On imagine bien l’objectif de cette transparence forcée de l’entreprise sur ses efforts accomplis: faire courir un risque en termes d’image publique aux mauvais élèves de l’égalité femmes/hommes. Par ailleurs, l’absence de toute mise en ligne de la synthèse sur le site internet constituera un fort indice de la non-conformité de l’entreprise à son obligation de mise en place d’un accord ou plan.

L’exposition à une sanction financière dissuasive en cas de défaillance

Quelle est la procédure applicable ?

A partir du 1er janvier 2012, les inspecteurs ou contrôleurs du travail seront amenés à vérifier si les entreprises de plus de 50 salariés sont bien dotées d’un accord ou d’un plan d’action valable. S’ils constatent que l’entreprise n’est pas couverte ou que son accord collectif ou plan d’action n’est pas conforme, ils devront mettre en demeure l’entreprise, par lettre recommandée avec demande d’avis de réception (ci-après « LRAR »), de remédier à cette situation dans un délai de six mois.

L’entreprise devra alors communiquer par retour, par LRAR, l’accord ou le plan d’action mis en place ou régularisé. À défaut, elle pourra le cas échéant expliquer les raisons de sa défaillance au regard de cette obligation et pourra si besoin demander à être entendue, a priori par l’inspecteur ou le contrôleur du travail[10].
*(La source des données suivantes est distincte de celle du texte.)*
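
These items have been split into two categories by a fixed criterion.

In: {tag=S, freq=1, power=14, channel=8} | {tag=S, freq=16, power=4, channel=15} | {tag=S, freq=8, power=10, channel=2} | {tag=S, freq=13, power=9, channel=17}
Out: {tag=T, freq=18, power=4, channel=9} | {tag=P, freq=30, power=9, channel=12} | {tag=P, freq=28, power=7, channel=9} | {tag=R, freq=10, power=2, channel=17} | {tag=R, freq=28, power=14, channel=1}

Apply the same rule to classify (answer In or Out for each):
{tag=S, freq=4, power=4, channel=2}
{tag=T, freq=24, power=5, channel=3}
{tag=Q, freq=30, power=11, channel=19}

A rule that fits every label: tag is S — true of each 'In' example, false of each 'Out' one.
{tag=S, freq=4, power=4, channel=2} — tag is S, hence In.
{tag=T, freq=24, power=5, channel=3} — tag is T, hence Out.
{tag=Q, freq=30, power=11, channel=19} — tag is Q, hence Out.

In, Out, Out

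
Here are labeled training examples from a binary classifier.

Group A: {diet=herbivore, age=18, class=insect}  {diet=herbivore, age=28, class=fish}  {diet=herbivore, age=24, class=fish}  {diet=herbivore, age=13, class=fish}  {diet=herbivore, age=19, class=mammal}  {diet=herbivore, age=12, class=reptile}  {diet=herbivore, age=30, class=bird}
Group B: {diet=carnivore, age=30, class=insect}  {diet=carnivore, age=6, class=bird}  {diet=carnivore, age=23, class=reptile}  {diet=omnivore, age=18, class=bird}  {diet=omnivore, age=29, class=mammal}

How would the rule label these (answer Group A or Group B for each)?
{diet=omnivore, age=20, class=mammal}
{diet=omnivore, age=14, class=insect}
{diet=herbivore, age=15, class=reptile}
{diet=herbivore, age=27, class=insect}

Group B, Group B, Group A, Group A

All 'Group A' examples share one property — diet is herbivore — and every 'Group B' example lacks it.
{diet=omnivore, age=20, class=mammal} — diet is omnivore, hence Group B.
{diet=omnivore, age=14, class=insect} — diet is omnivore, hence Group B.
{diet=herbivore, age=15, class=reptile} — diet is herbivore, hence Group A.
{diet=herbivore, age=27, class=insect} — diet is herbivore, hence Group A.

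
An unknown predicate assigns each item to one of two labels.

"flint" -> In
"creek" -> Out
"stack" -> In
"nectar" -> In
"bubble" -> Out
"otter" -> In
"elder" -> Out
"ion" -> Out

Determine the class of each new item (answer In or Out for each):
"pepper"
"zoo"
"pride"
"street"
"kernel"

Rule: contains 't'. This holds for each 'In' example and fails for each 'Out' one.

Out, Out, Out, In, Out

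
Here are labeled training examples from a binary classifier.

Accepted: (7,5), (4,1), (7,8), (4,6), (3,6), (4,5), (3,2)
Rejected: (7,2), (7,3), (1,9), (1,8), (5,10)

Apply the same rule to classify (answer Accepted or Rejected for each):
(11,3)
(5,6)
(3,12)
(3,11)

A rule that fits every label: |first − second| ≤ 3 — true of each 'Accepted' example, false of each 'Rejected' one.
Rejected: (11,3), since |11−3| = 8. Accepted: (5,6), since |5−6| = 1. Rejected: (3,12), since |3−12| = 9. Rejected: (3,11), since |3−11| = 8.

Rejected, Accepted, Rejected, Rejected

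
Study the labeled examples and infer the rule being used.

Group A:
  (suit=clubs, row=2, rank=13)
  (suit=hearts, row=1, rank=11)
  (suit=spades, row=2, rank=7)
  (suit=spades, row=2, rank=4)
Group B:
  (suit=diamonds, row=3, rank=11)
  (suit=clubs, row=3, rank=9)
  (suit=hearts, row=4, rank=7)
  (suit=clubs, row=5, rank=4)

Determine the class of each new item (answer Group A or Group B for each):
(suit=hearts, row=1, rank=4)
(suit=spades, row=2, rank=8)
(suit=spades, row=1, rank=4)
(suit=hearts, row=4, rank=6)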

A l’issue du délai de six mois, le DIRECCTE[11] décidera si oui ou non l’entreprise doit verser une pénalité financière et en fixera le taux[12] en tenant compte des motifs de défaillance[13] dont l’entreprise a justifié, des mesures qu’elle a prises en matière d’égalité professionnelle et de sa bonne foi. Le DIRECCTE disposera d’un délai d’un mois à compter de l’expiration du délai de mise en demeure de six mois, pour adresser à l’entreprise, par LRAR, le taux de la pénalité et les raisons justifiant sa décision, et lui demander de lui communiquer, dans le délai d’un mois, le montant de sa masse salariale pour le calcul de la pénalité.

Quel est le montant de la pénalité ?

Le montant de la pénalité peut s’élever jusqu’à 1 % de la masse salariale versée au cours de la période pendant laquelle l’entreprise n’est couverte ni par un accord ni par un plan d’action[14]. Si l’entreprise ne communique aucun montant sur sa masse salariale, la pénalité sera alors calculée sur la base de deux fois la valeur du plafond mensuel de la sécurité sociale[15] par salarié et par mois compris dans la période pendant laquelle l’entreprise n’est pas couverte par un accord ou un plan[16].

La pénalité est due pour chaque mois entier au cours duquel l’entreprise ne respecte pas ses obligations, sur une période qui va du terme de la mise en demeure jusqu’à la réception par l’inspection du travail de l’accord ou du plan d’action valable[17]. Elle s’applique donc aussi longtemps que l’entreprise ne se plie pas aux exigences de la loi.

Mon entreprise est-elle exposée au risque de sanction ?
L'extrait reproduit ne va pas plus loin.